Ein mysteriöses Anfangskapitel darf auch in Marina Heibs Roman „Tödliches Ritual“ nicht fehlen. Das scheint mittlerweile zum Standard in der Krimiszene geworden zu sein. Als nächstes lernt man als Leser den sehr heruntergekommenen Kommissar Markus Lorenz kennen und erfährt langsam von dem ersten Mord und den Begleitumständen sowie den Hintergründen der Handlung. Obwohl dieses Buch das Dritte einer Serie um den Ermittler Christian Beyer ist, kann es ohne Kenntnis der Vorgängerromane gelesen werden. Das Buch liest sich gut und schnell, die Handlung verläuft jedoch sehr gradlinig und wenig spektakulär. Für mich war das Motiv des Mörders schon nach dem dritten Mord, so circa auf Seite 70, klar, sodass dann erst mal die Luft raus war. Während die Ermittler noch herumrätselten und verschiedene Verdächtige hatten, konnte man als auch nur etwas aufmerksamer Leser schnell herausfinden, wer für die verschiedenen Taten in Frage kommen würde und wer nicht. Auch wer die Vergewaltigungen begangen hatte, war eigentlich schon lange bevor die Ermittler darauf kamen klar.

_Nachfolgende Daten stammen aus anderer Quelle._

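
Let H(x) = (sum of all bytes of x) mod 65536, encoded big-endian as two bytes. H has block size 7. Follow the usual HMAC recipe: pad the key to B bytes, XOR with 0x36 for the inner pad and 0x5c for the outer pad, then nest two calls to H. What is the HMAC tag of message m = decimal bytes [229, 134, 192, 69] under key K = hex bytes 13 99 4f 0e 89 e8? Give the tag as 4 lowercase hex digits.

Key hex bytes 13 99 4f 0e 89 e8 is 6 bytes ≤ B = 7; zero-pad to 7 bytes: K' = 13 99 4f 0e 89 e8 00.
K' ⊕ ipad = 25 af 79 38 bf de 36.  K' ⊕ opad = 4f c5 13 52 d5 b4 5c.
Inner input = (K'⊕ipad) ∥ m = 25 af 79 38 bf de 36 ∥ e5 86 c0 45.
Inner hash: sum = 37+175+121+56+191+222+54+229+134+192+69 = 1480 → 05 c8.
Outer input = (K'⊕opad) ∥ inner = 4f c5 13 52 d5 b4 5c ∥ 05 c8.
Outer hash (tag): sum = 79+197+19+82+213+180+92+5+200 = 1067 → 04 2b.

042b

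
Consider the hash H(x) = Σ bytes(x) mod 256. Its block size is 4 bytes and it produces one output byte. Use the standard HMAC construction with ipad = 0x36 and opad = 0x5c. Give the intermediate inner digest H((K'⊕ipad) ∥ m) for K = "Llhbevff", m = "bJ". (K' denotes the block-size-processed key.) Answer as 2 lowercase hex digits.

6d

Key "Llhbevff" = 4c 6c 68 62 65 76 66 66 is 8 bytes > B = 4, so hash it first: H(key) = 29, then zero-pad to 4 bytes: K' = 29 00 00 00.
K' ⊕ ipad = 1f 36 36 36.
Inner input = 1f 36 36 36 ∥ 62 4a.
Inner hash: sum = 31+54+54+54+98+74 = 365; mod 256 = 109 → 6d.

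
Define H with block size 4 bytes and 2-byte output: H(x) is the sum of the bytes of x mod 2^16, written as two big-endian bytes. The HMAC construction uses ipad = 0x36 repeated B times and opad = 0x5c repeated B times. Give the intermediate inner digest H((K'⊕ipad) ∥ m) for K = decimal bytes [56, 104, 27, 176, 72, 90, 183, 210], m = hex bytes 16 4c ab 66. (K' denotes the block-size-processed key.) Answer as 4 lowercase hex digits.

02b4

Key decimal bytes [56, 104, 27, 176, 72, 90, 183, 210] = 38 68 1b b0 48 5a b7 d2 is 8 bytes > B = 4, so hash it first: H(key) = 03 96, then zero-pad to 4 bytes: K' = 03 96 00 00.
K' ⊕ ipad = 35 a0 36 36.
Inner input = 35 a0 36 36 ∥ 16 4c ab 66.
Inner hash: sum = 53+160+54+54+22+76+171+102 = 692 → 02 b4.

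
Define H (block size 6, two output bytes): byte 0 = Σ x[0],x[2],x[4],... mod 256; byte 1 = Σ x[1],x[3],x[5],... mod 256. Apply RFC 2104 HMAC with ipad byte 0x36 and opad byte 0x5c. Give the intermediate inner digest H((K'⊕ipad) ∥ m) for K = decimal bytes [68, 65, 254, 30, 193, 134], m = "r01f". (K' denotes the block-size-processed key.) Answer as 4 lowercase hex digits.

d4e5

Key decimal bytes [68, 65, 254, 30, 193, 134] = 44 41 fe 1e c1 86 is exactly B = 6 bytes: K' = 44 41 fe 1e c1 86.
K' ⊕ ipad = 72 77 c8 28 f7 b0.
Inner input = 72 77 c8 28 f7 b0 ∥ 72 30 31 66.
Inner hash: even-index sum = 724 mod 256 = 212; odd-index sum = 485 mod 256 = 229 → d4 e5.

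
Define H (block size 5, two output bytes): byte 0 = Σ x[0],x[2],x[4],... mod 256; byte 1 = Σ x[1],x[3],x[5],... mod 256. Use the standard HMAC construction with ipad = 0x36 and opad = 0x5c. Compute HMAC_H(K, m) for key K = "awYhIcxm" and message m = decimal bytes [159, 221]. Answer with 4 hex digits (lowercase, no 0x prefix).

Key "awYhIcxm" = 61 77 59 68 49 63 78 6d is 8 bytes > B = 5, so hash it first: H(key) = 7b af, then zero-pad to 5 bytes: K' = 7b af 00 00 00.
K' ⊕ ipad = 4d 99 36 36 36.  K' ⊕ opad = 27 f3 5c 5c 5c.
Inner input = (K'⊕ipad) ∥ m = 4d 99 36 36 36 ∥ 9f dd.
Inner hash: even-index sum = 406 mod 256 = 150; odd-index sum = 366 mod 256 = 110 → 96 6e.
Outer input = (K'⊕opad) ∥ inner = 27 f3 5c 5c 5c ∥ 96 6e.
Outer hash (tag): even-index sum = 333 mod 256 = 77; odd-index sum = 485 mod 256 = 229 → 4d e5.

4de5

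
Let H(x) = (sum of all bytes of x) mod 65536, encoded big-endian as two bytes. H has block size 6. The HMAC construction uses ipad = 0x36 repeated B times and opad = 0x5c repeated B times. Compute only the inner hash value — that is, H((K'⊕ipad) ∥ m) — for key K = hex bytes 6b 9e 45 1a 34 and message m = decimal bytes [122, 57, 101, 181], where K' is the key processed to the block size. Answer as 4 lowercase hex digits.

Key hex bytes 6b 9e 45 1a 34 is 5 bytes ≤ B = 6; zero-pad to 6 bytes: K' = 6b 9e 45 1a 34 00.
K' ⊕ ipad = 5d a8 73 2c 02 36.
Inner input = 5d a8 73 2c 02 36 ∥ 7a 39 65 b5.
Inner hash: sum = 93+168+115+44+2+54+122+57+101+181 = 937 → 03 a9.

03a9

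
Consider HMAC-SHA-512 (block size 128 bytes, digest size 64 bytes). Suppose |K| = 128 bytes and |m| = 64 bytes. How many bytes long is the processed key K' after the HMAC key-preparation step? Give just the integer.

128

Key is 128 ≤ 128 bytes, zero-padded: |K'| = 128.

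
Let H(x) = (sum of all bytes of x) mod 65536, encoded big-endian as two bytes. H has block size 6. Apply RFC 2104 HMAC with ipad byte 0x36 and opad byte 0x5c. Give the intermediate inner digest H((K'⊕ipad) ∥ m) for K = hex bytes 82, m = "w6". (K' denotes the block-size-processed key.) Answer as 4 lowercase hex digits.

026f

Key hex bytes 82 is 1 byte ≤ B = 6; zero-pad to 6 bytes: K' = 82 00 00 00 00 00.
K' ⊕ ipad = b4 36 36 36 36 36.
Inner input = b4 36 36 36 36 36 ∥ 77 36.
Inner hash: sum = 180+54+54+54+54+54+119+54 = 623 → 02 6f.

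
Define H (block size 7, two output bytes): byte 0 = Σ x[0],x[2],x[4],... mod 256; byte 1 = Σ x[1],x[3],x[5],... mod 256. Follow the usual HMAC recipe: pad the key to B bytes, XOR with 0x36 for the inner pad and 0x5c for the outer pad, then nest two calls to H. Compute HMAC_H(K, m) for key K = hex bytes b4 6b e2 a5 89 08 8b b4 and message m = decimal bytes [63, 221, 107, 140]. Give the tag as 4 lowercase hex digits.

1aef

Key hex bytes b4 6b e2 a5 89 08 8b b4 is 8 bytes > B = 7, so hash it first: H(key) = aa cc, then zero-pad to 7 bytes: K' = aa cc 00 00 00 00 00.
K' ⊕ ipad = 9c fa 36 36 36 36 36.  K' ⊕ opad = f6 90 5c 5c 5c 5c 5c.
Inner input = (K'⊕ipad) ∥ m = 9c fa 36 36 36 36 36 ∥ 3f dd 6b 8c.
Inner hash: even-index sum = 679 mod 256 = 167; odd-index sum = 528 mod 256 = 16 → a7 10.
Outer input = (K'⊕opad) ∥ inner = f6 90 5c 5c 5c 5c 5c ∥ a7 10.
Outer hash (tag): even-index sum = 538 mod 256 = 26; odd-index sum = 495 mod 256 = 239 → 1a ef.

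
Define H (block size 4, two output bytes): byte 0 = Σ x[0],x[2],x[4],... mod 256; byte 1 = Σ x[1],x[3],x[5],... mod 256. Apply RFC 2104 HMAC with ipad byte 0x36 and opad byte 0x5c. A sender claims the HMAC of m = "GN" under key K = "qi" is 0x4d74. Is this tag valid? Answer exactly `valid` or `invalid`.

valid

Key "qi" = 71 69 is 2 bytes ≤ B = 4; zero-pad to 4 bytes: K' = 71 69 00 00.
K' ⊕ ipad = 47 5f 36 36; K' ⊕ opad = 2d 35 5c 5c.
Inner hash: even-index sum = 196 mod 256 = 196; odd-index sum = 227 mod 256 = 227 → c4 e3.
Outer hash (recomputed tag): even-index sum = 333 mod 256 = 77; odd-index sum = 372 mod 256 = 116 → 4d 74.
Recomputed tag = 4d74; claimed = 4d74 → match.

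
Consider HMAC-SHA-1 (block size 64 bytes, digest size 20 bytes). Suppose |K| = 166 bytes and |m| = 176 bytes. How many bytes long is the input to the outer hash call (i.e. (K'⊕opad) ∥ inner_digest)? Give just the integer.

Key is 166 > 64 bytes, so it is hashed to 20 bytes then zero-padded to 64: |K'| = 64.
Outer input = (K'⊕opad) ∥ H(inner) → 64 + 20 = 84 bytes.

84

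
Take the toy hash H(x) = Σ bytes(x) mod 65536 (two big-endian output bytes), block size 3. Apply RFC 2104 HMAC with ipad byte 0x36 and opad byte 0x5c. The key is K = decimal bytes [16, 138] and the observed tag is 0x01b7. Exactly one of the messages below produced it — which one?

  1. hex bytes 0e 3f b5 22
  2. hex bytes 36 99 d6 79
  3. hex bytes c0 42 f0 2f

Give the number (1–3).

Key decimal bytes [16, 138] = 10 8a is 2 bytes ≤ B = 3; zero-pad to 3 bytes: K' = 10 8a 00.
K' ⊕ ipad = 26 bc 36; K' ⊕ opad = 4c d6 5c.
m1: inner = H(26 bc 36 0e 3f b5 22) = 02 3c; tag = H(4c d6 5c 02 3c) = 01bc
m2: inner = H(26 bc 36 36 99 d6 79) = 03 36; tag = H(4c d6 5c 03 36) = 01b7 ← matches
m3: inner = H(26 bc 36 c0 42 f0 2f) = 03 39; tag = H(4c d6 5c 03 39) = 01ba

2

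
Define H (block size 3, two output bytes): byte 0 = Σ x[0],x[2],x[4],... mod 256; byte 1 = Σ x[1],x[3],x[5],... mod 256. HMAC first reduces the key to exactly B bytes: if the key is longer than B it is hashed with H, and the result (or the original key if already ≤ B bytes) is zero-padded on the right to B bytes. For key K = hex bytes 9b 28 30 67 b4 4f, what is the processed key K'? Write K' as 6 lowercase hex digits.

|K| = 6 > B = 3, so first hash the key.
H(K): even-index sum = 383 mod 256 = 127; odd-index sum = 222 mod 256 = 222 → 7f de.
Zero-pad H(K) = 7f de to 3 bytes: K' = 7f de 00.

7fde00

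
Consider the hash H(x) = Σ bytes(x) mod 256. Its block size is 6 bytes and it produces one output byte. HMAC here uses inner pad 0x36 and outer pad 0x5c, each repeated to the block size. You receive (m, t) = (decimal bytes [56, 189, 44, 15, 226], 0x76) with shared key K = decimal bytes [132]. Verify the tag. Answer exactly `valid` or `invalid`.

Key decimal bytes [132] = 84 is 1 byte ≤ B = 6; zero-pad to 6 bytes: K' = 84 00 00 00 00 00.
K' ⊕ ipad = b2 36 36 36 36 36; K' ⊕ opad = d8 5c 5c 5c 5c 5c.
Inner hash: sum = 178+54+54+54+54+54+56+189+44+15+226 = 978; mod 256 = 210 → d2.
Outer hash (recomputed tag): sum = 216+92+92+92+92+92+210 = 886; mod 256 = 118 → 76.
Recomputed tag = 76; claimed = 76 → match.

valid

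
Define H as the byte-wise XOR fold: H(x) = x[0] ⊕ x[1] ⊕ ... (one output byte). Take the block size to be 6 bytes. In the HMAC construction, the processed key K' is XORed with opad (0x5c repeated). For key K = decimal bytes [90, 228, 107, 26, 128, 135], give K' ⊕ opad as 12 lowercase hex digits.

Key decimal bytes [90, 228, 107, 26, 128, 135] = 5a e4 6b 1a 80 87 is exactly B = 6 bytes: K' = 5a e4 6b 1a 80 87.
XOR each byte with 0x5c: 5a⊕5c=06, e4⊕5c=b8, 6b⊕5c=37, 1a⊕5c=46, 80⊕5c=dc, 87⊕5c=db.

06b83746dcdb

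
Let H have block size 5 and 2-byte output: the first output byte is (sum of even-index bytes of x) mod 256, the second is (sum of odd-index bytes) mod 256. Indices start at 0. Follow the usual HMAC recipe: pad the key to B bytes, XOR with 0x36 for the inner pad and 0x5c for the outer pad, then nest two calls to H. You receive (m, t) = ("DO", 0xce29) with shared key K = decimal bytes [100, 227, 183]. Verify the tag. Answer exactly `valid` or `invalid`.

Key decimal bytes [100, 227, 183] = 64 e3 b7 is 3 bytes ≤ B = 5; zero-pad to 5 bytes: K' = 64 e3 b7 00 00.
K' ⊕ ipad = 52 d5 81 36 36; K' ⊕ opad = 38 bf eb 5c 5c.
Inner hash: even-index sum = 344 mod 256 = 88; odd-index sum = 335 mod 256 = 79 → 58 4f.
Outer hash (recomputed tag): even-index sum = 462 mod 256 = 206; odd-index sum = 371 mod 256 = 115 → ce 73.
Recomputed tag = ce73; claimed = ce29 → mismatch.

invalid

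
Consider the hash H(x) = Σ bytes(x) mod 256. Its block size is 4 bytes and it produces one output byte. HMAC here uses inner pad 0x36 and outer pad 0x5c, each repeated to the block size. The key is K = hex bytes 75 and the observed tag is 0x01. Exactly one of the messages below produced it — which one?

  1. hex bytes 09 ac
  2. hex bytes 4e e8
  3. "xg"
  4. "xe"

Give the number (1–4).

3

Key hex bytes 75 is 1 byte ≤ B = 4; zero-pad to 4 bytes: K' = 75 00 00 00.
K' ⊕ ipad = 43 36 36 36; K' ⊕ opad = 29 5c 5c 5c.
m1: inner = H(43 36 36 36 09 ac) = 9a; tag = H(29 5c 5c 5c 9a) = d7
m2: inner = H(43 36 36 36 4e e8) = 1b; tag = H(29 5c 5c 5c 1b) = 58
m3: inner = H(43 36 36 36 78 67) = c4; tag = H(29 5c 5c 5c c4) = 01 ← matches
m4: inner = H(43 36 36 36 78 65) = c2; tag = H(29 5c 5c 5c c2) = ff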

Trotz des nur bedingt denkintensiven Falles ist die Begleithandlung und die Ermittlung an sich sehr interessant. Besonders die Personen sind mir während des Buches ans Herz gewachsen. Auch das eher langweilige Tatort-Image des deutschen Polizisten wird durch witzige Dialoge, einige Unsinnigkeiten und peinlich-lustige Ermittlungspannen der Polizei aufgelockert. Einzig der versoffenen Kommissar Markus Lorenz ging mir mit der Zeit schon ziemlich auf die Nerven. Umso froher war ich, als er am Ende endlich seinen Frieden finden konnte.
Die einzige Überraschung in der Handlung war für mich die wahre Identität des Mörders. Zum Ende hin kommt dann noch mal richtig Spannung auf und das Ganze gipfelt in einem spektakulären, wenn auch abrupten, Ende. Der Schlussteil wertet das Buch insgesamt etwas auf, trotzdem ist es für mich eher ein Buch für zwischendurch. Leichte Lektüre, bei der man nicht viel überlegen muss und die sich dennoch recht spannend und unterhaltsam liest. Wer jedoch einen tiefgründigen, brillant recherchierten und packenden Thriller sucht, der ist bei „Tödliches Ritual“ eher fehl am Platze.

2 von 2 Kunden fanden diese Rezension hilfreich.